На другой картине изображен старый, едва различимый в тени низких, замысловатой формы деревьев двор со стоящей в середине неглубокой, но уже зацветшей лужи водоразборной колонкой.
На третьей картине - городской пейзаж зимой. Красного кирпича доходные дома выстроились ступенями на "горовосходном холме", оставив при этом лишь часть низкого, свинцового неба, изрыгающего потоки густого мокрого снега.
...в вестибюле, привалившись спиной к каменной стене, спит человек.
Наконец, на четвертой картине изображена дачная местность, где из-за поворота выходит поезд и тут же проваливается в непроходимые, багрового цвета заросли крапивы в человеческий рост, издает протяжный гудок, кренится на вираже, высекая стальными колесами искры. То же и ночью происходит, что позволяет на много километров в кромешной темноте судить о приближении поезда. Доносится характерный скрип, и там, где у разъезда поезд замедляет свое движение, из насквозь продуваемых, провонявших сырым углем тамбуров с выбитыми стеклами на насыпь выпрыгивают мешочники. Затем поезд с воем вновь набирает ход, взбирается на каменный виадук, еще в 30-х годах проложенный над оврагом, на дне которого среди камней, ржавой арматуры и строительного мусора извивается ручей. Поезд уходит в горячую, душную темноту июльской ночи, стуча молотками по густо смазанным тавотом рельсам.
...но все равно болит где-то в глубине, на дне болит и хочется плакать, рыдать. От бессильной злобы.
Авель вышел во двор.
Ночь.
Преполовение ночи: "Посвящается брату моему, рабу Божию Каину".
Вижу: "Они и порезали мне руки и поранили глаза. Веки. Вены".
Помышляют: "Слава Богу, что еще отсутствует ветер, который вполне мог бы затеять кровавую сечу и изрубить меня ветвями на куски. Затем, пройдя через переулок, я вышел на бульвар, который тянулся, кажется, до Крестовоздвиженской части. На каланче, видневшейся из-за верхушек деревьев, ударили в било обрезок железнодорожного рельса, привязанного к дубовым, оббитым кровельной жестью стропилам. Закачалось-закачалось... Я подумал, что, наверное, уже поздно. Хотя, впрочем, едва ли, ведь в конце длинного, туннелеобразного бульвара висели светильники, и здесь было светло почти как днем, ну разве что в пасмурную погоду. Скорее всего удар била обозначал смену пожарного караула на каланче. Так оно и получилось - облаченные в натертые до ослепительного блеска бузиной кирасы караульные проследовали через бульвар на одну из смежных с ним, с бульваром, улиц. Я тоже свернул и, пройдя еще несколько довольно безлюдных в ту пору кварталов, вышел к Обуховской заставе. Дом престарелых находился здесь в практически не освещенном, заставленном покосившимися заборами тупике, где только над дверью сторожки горела лампа-дежурка. Рассказывали, что раньше здесь была знаменитая Обуховская психиатрическая больница.

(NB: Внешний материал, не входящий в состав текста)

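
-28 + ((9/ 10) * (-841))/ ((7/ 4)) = -16118/ 35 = -460.51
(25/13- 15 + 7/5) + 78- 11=3596/65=55.32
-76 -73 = -149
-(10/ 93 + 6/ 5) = -608/ 465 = -1.31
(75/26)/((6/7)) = 175/52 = 3.37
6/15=2/5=0.40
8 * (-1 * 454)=-3632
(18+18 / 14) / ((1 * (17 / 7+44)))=27 / 65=0.42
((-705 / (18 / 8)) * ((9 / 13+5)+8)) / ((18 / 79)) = -6609140 / 351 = -18829.46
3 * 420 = 1260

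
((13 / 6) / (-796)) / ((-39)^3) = 1 / 21792888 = 0.00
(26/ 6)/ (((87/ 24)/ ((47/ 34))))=2444/ 1479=1.65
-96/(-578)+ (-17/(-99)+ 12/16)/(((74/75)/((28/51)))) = 1437523/2117214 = 0.68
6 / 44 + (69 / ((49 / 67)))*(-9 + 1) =-813501 / 1078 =-754.64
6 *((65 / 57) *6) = 780 / 19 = 41.05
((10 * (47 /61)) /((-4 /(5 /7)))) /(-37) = 1175 /31598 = 0.04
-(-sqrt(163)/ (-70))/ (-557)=sqrt(163)/ 38990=0.00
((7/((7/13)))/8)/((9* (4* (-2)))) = -13/576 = -0.02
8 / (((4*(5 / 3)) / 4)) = 4.80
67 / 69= 0.97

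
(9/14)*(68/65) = 306/455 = 0.67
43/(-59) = -43/59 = -0.73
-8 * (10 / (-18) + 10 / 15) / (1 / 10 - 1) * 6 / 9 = 160 / 243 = 0.66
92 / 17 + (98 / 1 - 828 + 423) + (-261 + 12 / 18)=-28658 / 51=-561.92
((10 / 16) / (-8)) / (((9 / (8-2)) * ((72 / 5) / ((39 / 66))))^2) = -21125 / 361304064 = -0.00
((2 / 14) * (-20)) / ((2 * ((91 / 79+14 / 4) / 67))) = -21172 / 1029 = -20.58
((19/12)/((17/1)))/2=19/408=0.05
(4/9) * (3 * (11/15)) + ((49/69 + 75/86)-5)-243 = -21846613/89010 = -245.44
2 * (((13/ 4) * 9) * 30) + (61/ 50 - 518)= 61911/ 50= 1238.22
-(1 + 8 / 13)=-21 / 13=-1.62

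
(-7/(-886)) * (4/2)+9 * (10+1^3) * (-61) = -2675270/443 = -6038.98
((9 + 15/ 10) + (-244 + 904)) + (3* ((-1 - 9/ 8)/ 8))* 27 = 41535/ 64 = 648.98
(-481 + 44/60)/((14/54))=-64836/35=-1852.46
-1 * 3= -3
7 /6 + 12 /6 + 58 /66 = 89 /22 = 4.05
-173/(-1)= 173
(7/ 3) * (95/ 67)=665/ 201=3.31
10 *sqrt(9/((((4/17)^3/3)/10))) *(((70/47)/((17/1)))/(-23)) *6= -32.90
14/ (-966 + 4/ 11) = -77/ 5311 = -0.01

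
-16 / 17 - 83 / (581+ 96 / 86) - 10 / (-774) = -1.07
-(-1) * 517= 517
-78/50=-39/25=-1.56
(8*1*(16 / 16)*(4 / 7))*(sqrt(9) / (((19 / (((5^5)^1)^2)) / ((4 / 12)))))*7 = 312500000 / 19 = 16447368.42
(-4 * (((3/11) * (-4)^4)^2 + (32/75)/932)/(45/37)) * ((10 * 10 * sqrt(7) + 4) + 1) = -6101847817856 * sqrt(7)/3806055-1525461954464/19030275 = -4321814.65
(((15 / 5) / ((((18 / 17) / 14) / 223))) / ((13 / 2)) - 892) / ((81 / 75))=457150 / 1053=434.14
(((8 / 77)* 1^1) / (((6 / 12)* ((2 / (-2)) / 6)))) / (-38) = 48 / 1463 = 0.03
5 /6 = 0.83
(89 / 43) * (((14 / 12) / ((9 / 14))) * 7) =30527 / 1161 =26.29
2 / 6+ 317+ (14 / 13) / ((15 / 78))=322.93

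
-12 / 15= -4 / 5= -0.80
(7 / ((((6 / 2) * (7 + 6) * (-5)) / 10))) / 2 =-7 / 39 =-0.18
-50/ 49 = -1.02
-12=-12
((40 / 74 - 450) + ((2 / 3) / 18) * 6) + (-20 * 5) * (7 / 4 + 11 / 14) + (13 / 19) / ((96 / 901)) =-696.39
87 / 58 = 3 / 2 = 1.50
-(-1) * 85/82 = 85/82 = 1.04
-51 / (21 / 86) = -1462 / 7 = -208.86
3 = 3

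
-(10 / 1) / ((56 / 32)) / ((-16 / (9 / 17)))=0.19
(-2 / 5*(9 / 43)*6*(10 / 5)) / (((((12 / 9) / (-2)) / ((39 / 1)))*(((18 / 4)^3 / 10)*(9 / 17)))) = 14144 / 1161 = 12.18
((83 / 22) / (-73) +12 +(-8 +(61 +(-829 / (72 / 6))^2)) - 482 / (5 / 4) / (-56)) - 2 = 19597535017 / 4047120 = 4842.34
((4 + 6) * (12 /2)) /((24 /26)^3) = 10985 /144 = 76.28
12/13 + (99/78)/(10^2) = 2433/2600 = 0.94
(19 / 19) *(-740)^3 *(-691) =280009784000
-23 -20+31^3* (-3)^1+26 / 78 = -268247 / 3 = -89415.67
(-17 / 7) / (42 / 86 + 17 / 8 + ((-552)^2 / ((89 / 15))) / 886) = -230569096 / 5751068351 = -0.04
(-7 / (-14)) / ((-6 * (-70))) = 1 / 840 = 0.00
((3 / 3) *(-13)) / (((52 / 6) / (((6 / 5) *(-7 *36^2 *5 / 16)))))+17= 5120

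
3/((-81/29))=-29/27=-1.07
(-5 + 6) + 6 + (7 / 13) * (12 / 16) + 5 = 645 / 52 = 12.40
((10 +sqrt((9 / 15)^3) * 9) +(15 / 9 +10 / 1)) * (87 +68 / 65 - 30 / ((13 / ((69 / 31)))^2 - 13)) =587737161 * sqrt(15) / 6282250 +21768043 / 11598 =2239.22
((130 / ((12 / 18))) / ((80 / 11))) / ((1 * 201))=143 / 1072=0.13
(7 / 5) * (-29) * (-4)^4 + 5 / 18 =-935399 / 90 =-10393.32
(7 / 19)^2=49 / 361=0.14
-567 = -567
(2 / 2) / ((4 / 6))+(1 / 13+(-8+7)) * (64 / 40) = 3 / 130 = 0.02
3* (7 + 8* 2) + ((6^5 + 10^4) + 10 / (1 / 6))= 17905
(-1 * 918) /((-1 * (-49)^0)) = 918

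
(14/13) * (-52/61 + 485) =413462/793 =521.39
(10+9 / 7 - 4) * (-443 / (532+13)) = -22593 / 3815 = -5.92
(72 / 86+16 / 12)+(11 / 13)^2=62929 / 21801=2.89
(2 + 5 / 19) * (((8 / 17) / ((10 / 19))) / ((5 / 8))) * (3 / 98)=2064 / 20825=0.10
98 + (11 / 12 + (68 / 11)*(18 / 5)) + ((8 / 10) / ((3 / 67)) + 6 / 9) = 6147 / 44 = 139.70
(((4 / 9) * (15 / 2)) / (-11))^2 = 100 / 1089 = 0.09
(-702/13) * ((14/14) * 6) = -324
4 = 4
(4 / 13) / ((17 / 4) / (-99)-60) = -1584 / 309101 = -0.01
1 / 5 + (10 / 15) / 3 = 19 / 45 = 0.42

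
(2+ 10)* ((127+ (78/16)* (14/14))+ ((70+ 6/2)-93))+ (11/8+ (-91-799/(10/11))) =14959/40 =373.98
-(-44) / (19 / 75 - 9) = -825 / 164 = -5.03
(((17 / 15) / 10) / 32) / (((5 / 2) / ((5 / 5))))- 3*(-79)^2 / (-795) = 14979301 / 636000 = 23.55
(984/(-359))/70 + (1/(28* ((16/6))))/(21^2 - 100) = -5363319/137109280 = -0.04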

Домой я вернулся только под утро. Тихо, чтобы не разбудить мать, прошел на кухню, закрыл за собой дверь и поставил на огонь чайник. Потом обмотал полотенцем руку и, дождавшись, когда чайник закипит, открыл крышку и сунул руку туда. Больше всего я испугался того, что совершенно не почувствовал никакой боли, хотя прекрасно знал, что боль должна была быть адской, невыносимой, но ее почему-то не было, только немного покраснела рука (совсем немного!), а на полотенце выступили фиолетовые пятна. Значит, я не испытал никакого страдания, но лишь - брезгливое ощущение, подобное тому, когда под ногами яичной скорлупой хрустят выползшие после дождя на дорогу рогатые, пульсирующие черной икрой улитки.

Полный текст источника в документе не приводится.